The executive, identified as Nishad Singh, is under the scrutiny following reports that Bankman-Fried had secretly moved a whopping $10 billion of customer funds from FTX to another company he founded.
Mysterious Transfer
Preceding the collapse of the exchange, Sam Bankman-Fried transferred $10 billion from FTX to Bankman-Fried’s trading company Alameda Research, Reuters reported on Friday. A large portion of that total has since disappeared, they said. One source put the missing amount at about $1.7 billion. The other said the gap was between $1 billion and $2 billion, the report said.
Nishad Singh worked at Alameda, according to reports. Singh was very close to Bankman-Fried and lived with the FTX founder along with 9 others.
“Gary (Chief Technology Officer Gary Wang), Nishad and Sam control the code, the exchange’s matching engine, and funds … If they moved them around or input their own numbers, I’m not sure who would notice,” a source told crypto news website CoinDesk.
Joining FTX
Singh, who graduated from the University of California Berkeley, had worked as a software engineer at Facebook before joining Alameda Research, according to The Mint. Singh’s LinkedIn profile says that he was the Director of Engineering at FTX. The executive has a bachelor degree in Electrical Engineering and Computer Science.
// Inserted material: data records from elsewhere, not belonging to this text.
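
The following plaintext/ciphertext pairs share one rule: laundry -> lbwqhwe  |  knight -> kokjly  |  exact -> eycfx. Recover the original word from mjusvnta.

In laundry: l→l is +0, a→b is +1, u→w is +2, n→q is +3 — the shift increases by 1 each position. Letter i (0-indexed) is shifted by i+0, so successive shifts are 0, 1, 2, ….
Reversing it on mjusvnta: m−0=m, j−1=i, u−2=s, s−3=p, v−4=r, n−5=i, t−6=n, a−7=t.

misprint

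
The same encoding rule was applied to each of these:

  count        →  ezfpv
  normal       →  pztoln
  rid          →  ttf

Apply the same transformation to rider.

The shift depends on letter class: consonant c→e is +2, but vowel o→z is +11. The rule splits by letter class: vowels +11, consonants +2.
On rider: r(cons)+2=t, i(vowel)+11=t, d(cons)+2=f, e(vowel)+11=p, r(cons)+2=t.

ttfpt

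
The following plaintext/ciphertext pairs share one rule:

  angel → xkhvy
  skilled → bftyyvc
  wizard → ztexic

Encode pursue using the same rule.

wnibnv

a(0)→x(23) and n(13)→k(10) fit y≡19x+23 (mod 26); the inverse of 19 mod 26 is 11. Treating letters as 0–25, the rule is x ↦ 19x + 23 (mod 26).
Applying it to pursue: p(15)→19·15+23≡22=w; u(20)→19·20+23≡13=n; r(17)→19·17+23≡8=i; s(18)→19·18+23≡1=b; u(20)→19·20+23≡13=n; e(4)→19·4+23≡21=v (all mod 26).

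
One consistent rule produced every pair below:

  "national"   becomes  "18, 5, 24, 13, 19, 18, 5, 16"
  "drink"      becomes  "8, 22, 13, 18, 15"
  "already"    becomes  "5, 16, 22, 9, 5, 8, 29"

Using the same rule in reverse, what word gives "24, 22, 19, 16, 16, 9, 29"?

n is letter #14 and maps to 18: an offset of 4. Each letter is replaced by its alphabet position (a=1..z=26) + 4.
Undoing it on 24, 22, 19, 16, 16, 9, 29: 24→(24−4)÷1=20=t, 22→(22−4)÷1=18=r, 19→(19−4)÷1=15=o, 16→(16−4)÷1=12=l, 16→(16−4)÷1=12=l, 9→(9−4)÷1=5=e, 29→(29−4)÷1=25=y.

trolley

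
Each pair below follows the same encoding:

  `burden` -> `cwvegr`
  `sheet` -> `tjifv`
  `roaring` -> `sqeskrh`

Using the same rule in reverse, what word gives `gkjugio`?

It's a Vigenère-style cipher with numeric key [1,2,4]: position i shifts by key[i mod 3].
Reversing it on gkjugio: g−1=f, k−2=i, j−4=f, u−1=t, g−2=e, i−4=e, o−1=n.

fifteen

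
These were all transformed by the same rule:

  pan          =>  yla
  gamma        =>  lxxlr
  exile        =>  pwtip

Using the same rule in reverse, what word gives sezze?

The output letters match the input read backwards, each shifted +11: pan reversed is nap. Two steps: reverse the string, then apply a Caesar shift of +11.
Decoding sezze: shift back: s−11=h, e−11=t, z−11=o, z−11=o, e−11=t → htoot; then reverse → tooth.

tooth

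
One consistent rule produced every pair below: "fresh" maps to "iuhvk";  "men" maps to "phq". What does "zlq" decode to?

Compare letters: f→i is +3, r→u is +3, e→h is +3 — a constant shift. Each letter is shifted forward by 3 in the alphabet (a Caesar shift of +3).
Undoing it on zlq: z−3=w, l−3=i, q−3=n.

win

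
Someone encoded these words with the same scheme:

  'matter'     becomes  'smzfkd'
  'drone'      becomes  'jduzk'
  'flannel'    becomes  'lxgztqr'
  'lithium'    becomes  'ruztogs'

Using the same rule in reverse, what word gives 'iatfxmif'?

contract

Shifts by position in matter: pos 0: m→s (+6), pos 1: a→m (+12), pos 2: t→z (+6), pos 3: t→f (+12) — repeating every 2. The shifts repeat in a cycle of length 2: positions 0,1,… shift by +6, +12, then the pattern repeats.
Undoing it on iatfxmif: i−6=c, a−12=o, t−6=n, f−12=t, x−6=r, m−12=a, i−6=c, f−12=t.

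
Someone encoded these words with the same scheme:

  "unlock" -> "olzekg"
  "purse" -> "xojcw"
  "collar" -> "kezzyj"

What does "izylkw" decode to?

glance

u(20)→o(14) and n(13)→l(11) fit y≡19x+24 (mod 26); the inverse of 19 mod 26 is 11. This is an affine cipher: with a=0,…,z=25, each position x becomes (19x+24) mod 26.
Undoing it on izylkw: i(8)→11·(8−24)≡6=g; z(25)→11·(25−24)≡11=l; y(24)→11·(24−24)≡0=a; l(11)→11·(11−24)≡13=n; k(10)→11·(10−24)≡2=c; w(22)→11·(22−24)≡4=e (all mod 26).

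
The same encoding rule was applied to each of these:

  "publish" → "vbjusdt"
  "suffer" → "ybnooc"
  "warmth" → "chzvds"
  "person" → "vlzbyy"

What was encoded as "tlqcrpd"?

In publish: p→v is +6, u→b is +7, b→j is +8, l→u is +9 — the shift increases by 1 each position. Each letter shifts forward by (position + 6), i.e. 6, 7, 8, … — the shift grows by one for each successive letter.
Reversing it on tlqcrpd: t−6=n, l−7=e, q−8=i, c−9=t, r−10=h, p−11=e, d−12=r.

neither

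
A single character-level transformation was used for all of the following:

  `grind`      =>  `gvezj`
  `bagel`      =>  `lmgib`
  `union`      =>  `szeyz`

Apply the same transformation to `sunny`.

uszzo

g(6)→g(6) and r(17)→v(21) fit y≡25x+12 (mod 26); the inverse of 25 mod 26 is 25. Each letter's alphabet position (a=0..z=25) is mapped through 25·x+12 mod 26 — an affine cipher.
On sunny: s(18)→25·18+12≡20=u; u(20)→25·20+12≡18=s; n(13)→25·13+12≡25=z; n(13)→25·13+12≡25=z; y(24)→25·24+12≡14=o (all mod 26).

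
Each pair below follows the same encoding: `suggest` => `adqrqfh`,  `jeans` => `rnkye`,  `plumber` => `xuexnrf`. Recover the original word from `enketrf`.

Each letter shifts forward by (position + 8), i.e. 8, 9, 10, … — the shift grows by one for each successive letter.
Reversing it on enketrf: e−8=w, n−9=e, k−10=a, e−11=t, t−12=h, r−13=e, f−14=r.

weather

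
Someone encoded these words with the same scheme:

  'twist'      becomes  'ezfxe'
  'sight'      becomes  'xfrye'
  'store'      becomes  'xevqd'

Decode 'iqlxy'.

t(19)→e(4) and w(22)→z(25) fit y≡7x+1 (mod 26); the inverse of 7 mod 26 is 15. Each letter's alphabet position (a=0..z=25) is mapped through 7·x+1 mod 26 — an affine cipher.
Decoding iqlxy: i(8)→15·(8−1)≡1=b; q(16)→15·(16−1)≡17=r; l(11)→15·(11−1)≡20=u; x(23)→15·(23−1)≡18=s; y(24)→15·(24−1)≡7=h (all mod 26).

brush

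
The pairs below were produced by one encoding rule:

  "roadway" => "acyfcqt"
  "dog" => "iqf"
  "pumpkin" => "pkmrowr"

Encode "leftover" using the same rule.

tgxqvhgn

Two steps: reverse the string, then apply a Caesar shift of +2.
For leftover: reverse → revotfel; then shift: r+2=t, e+2=g, v+2=x, o+2=q, t+2=v, f+2=h, e+2=g, l+2=n.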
“It was in an apartment at the time, it was quite early. I think I first visited Alameda when it was like a month into its existence …. What was obvious that the things they wanted to do were really important and really fruitful,” Singh said in a podcast in 2020, recollecting his early days at FTX.
FTX filed for bankruptcy in the US after Binance walked away from a rescue deal. The Bahamas-based company went into tailspin following a flurry of customer withdrawals.